Carmen kept laughing, and Asa kept falling.

I love you. I love you. I love you.

Asa didn’t hold back this time.“I do love you, you know,” he said, gulping slightly as his voice drifted into the air and filled the space between them with an emotion so raw, so tangible, that Asa thought his heart could burst any minute.

Carmen stared at him for a while, not saying anything, before her lips slowly turned up at the corners into a smile that could only be described as ethereal.
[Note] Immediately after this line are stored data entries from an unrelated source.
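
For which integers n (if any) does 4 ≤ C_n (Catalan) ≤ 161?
3, 4, 5, 6

Explanation: C_2=2; C_3=5; C_4=14; C_5=42; C_6=132; C_7=429. So valid n = 3, 4, 5, 6.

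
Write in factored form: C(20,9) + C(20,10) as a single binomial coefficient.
By Pascal's identity: C(20,9) + C(20,10) = C(21,10) = 352,716.
Final answer: C(21,10)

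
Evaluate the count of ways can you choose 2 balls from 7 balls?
21

Solution: C(7,2) = 7! / (2! × (7-2)!)
         = 7! / (2! × 5!)
         = 21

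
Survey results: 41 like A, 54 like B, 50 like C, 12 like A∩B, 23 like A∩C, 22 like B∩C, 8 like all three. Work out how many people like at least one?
96

Working:
|A∪B∪C| = 41+54+50-12-23-22+8 = 96.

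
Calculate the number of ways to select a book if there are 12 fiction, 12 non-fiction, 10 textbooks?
By the addition principle: 12 + 12 + 10 = 34.
Final answer: 34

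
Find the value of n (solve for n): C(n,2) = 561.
34

C(n,2) = n(n−1)/2! is increasing in n, and n(n−1) = 2!·561 = 1,122 ≈ (n−0.5)^2 gives n ≈ 34.0. Check: C(32,2) = 496, C(33,2) = 528, C(34,2) = 561 ✓. So n = 34.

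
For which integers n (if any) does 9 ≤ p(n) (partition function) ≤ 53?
6, 7, 8, 9, 10

Explanation: Tabulating p(n) via p(n) = p(n−1) + p(n−2) − p(n−5) − p(n−7) + …: p(5)=7; p(6)=11; p(7)=15; p(8)=22; p(9)=30; p(10)=42; p(11)=56. So valid n = 6, 7, 8, 9, 10.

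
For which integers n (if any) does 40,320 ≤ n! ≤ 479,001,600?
8, 9, 10, 11, 12

Reasoning: n! is strictly increasing; 8! = 40,320 and 12! = 479,001,600, so valid n = 8, 9, 10, 11, 12.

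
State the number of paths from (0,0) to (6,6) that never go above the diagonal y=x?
132

Solution: Counted by the Catalan number C_6: C_6 = C(12,6)/(6+1) = 924/7 = 132.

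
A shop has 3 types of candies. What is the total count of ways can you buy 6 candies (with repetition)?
28
Stars and bars: C(6+3-1, 6) = C(8, 6) = 28.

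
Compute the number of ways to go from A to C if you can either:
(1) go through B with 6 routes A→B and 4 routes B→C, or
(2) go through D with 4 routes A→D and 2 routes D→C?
32

Working:
Route via B: 6×4=24. Route via D: 4×2=8. Total: 32.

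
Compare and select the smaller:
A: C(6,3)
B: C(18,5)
A
A=C(6,3)=20, B=C(18,5)=8,568.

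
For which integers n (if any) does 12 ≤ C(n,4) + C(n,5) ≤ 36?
C(5,4)+C(5,5)=6; C(6,4)+C(6,5)=21; C(7,4)+C(7,5)=56. So valid n = 6.
Final answer: 6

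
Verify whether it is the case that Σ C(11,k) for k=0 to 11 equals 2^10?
False

Solution: Binomial theorem: Σ C(11,k) = (1+1)^11 = 2^11 = 2,048; RHS 2^10 = 1,024.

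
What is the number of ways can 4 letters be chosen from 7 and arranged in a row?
840

Explanation: P(7,4) = 7!/(7-4)! = 840.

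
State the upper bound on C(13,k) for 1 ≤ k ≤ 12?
C(13,k) is maximised at the centre of the row: C(13,6) = 1,716.
Final answer: 1,716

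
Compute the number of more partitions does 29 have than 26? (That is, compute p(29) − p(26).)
2,129
Pentagonal recurrence p(n) = p(n−1) + p(n−2) − p(n−5) − p(n−7) + …: p(29) = p(28) + p(27) − p(24) − p(22) + p(17) + p(14) − p(7) − p(3) = 3,718 + 3,010 − 1,575 − 1,002 + 297 + 135 − 15 − 3 = 4,565.
p(26) = p(25) + p(24) − p(21) − p(19) + p(14) + p(11) − p(4) − p(0) = 1,958 + 1,575 − 792 − 490 + 135 + 56 − 5 − 1 = 2,436.
Difference = 4,565 − 2,436 = 2,129.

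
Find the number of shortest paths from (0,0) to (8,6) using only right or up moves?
Choose 8 rights from 14 moves: C(14,8) = 3,003.

Answer: 3,003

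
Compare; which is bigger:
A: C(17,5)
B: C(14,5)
A

A=C(17,5)=6,188, B=C(14,5)=2,002.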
“I know,” she told him quietly, her eyes uncharacteristically bright.

“Good,” he murmured, tracing a finger along the hairline on her forehead and down her temple before moving along the curve of her ear. “Because I don’t think I’ll ever stop saying it.”

She opened her mouth then—no, wait—not opened. But her lips did part, and he heard the soft breath that spilled out of her mouth right then, and for a second—for a mere heartbeat—Asa thought she was going to say the words back.

She didn’t, though. And oddly enough, Asa was okay with that.